The point is aptly illustrated in Estate of Korthe, supra, 9 Cal.App.3d 572. There, Attorney Rose brought a will contest representing certain beneficiaries under a purportedly revoked will. While the other beneficiaries were independently represented, Rose did the bulk of the work. The probate court awarded Rose $20,000 in attorney fees for his services in preserving a common fund. On appeal, the court reversed on the basis that the common fund doctrine was inapplicable when the parties were represented by separate counsel. In so holding, the court stated: "We appreciate that the record here indicates — and it is not really disputed — that Mr. Rose did the lion's share of the work which led to the highly favorable settlement with Barrett. It may therefore seem inequitable that he should get more or less the same fee from his clients as the other counsel presumably will get from theirs. That, however, is a situation in which attorneys find themselves many times and it is up to them to protect themselves by arrangements with other counsel." ( Id., at pp. 576-577, fn. omitted.)
The Kaplan court underscored the statutory inhibition to attempts to quantify the respective professional contributions: "It is manifest from their language that the sections do not require or permit the court to weigh the respective contributions of each counsel so long as both have been active in the creation of the fund out of which fees are awarded." (79 Cal.App.3d at p. 710.)
Indeed, in Walsh I, we also stated that: "Where such active participation is demonstrated, sound policy reasons (prolonged litigation and likely duplicative efforts) militate against efforts to weigh the relative contributions of counsel in an attempt to avoid liability for the other party's attorney's fees." (133 Cal.App.3d at p. 768.)

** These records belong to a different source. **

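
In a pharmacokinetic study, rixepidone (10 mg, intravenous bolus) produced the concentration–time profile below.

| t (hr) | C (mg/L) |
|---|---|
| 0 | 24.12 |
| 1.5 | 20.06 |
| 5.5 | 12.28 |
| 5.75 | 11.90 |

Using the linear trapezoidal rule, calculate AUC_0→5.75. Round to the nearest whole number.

Trapezoidal AUC_0→5.75:
  [0→1.5]: (24.12+20.06)/2 × 1.5 = 33.135
  [1.5→5.5]: (20.06+12.28)/2 × 4 = 64.68
  [5.5→5.75]: (12.28+11.90)/2 × 0.25 = 3.0225
  Sum = 100.8375 mg/L·hr

AUC = 101 mg/L·hr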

In conclusion, the pivotal issue of active participation by separate counsel is a question of fact for the trial court alone. The trial court having found on the evidence before it that intervener's counsel actively participated in the underlying litigation, plaintiff is not entitled to an apportionment of attorney fees notwithstanding his counsel's comparatively greater degree of active participation.
The order or judgment is affirmed.
Elkington, J., and Newsom, J., concurred.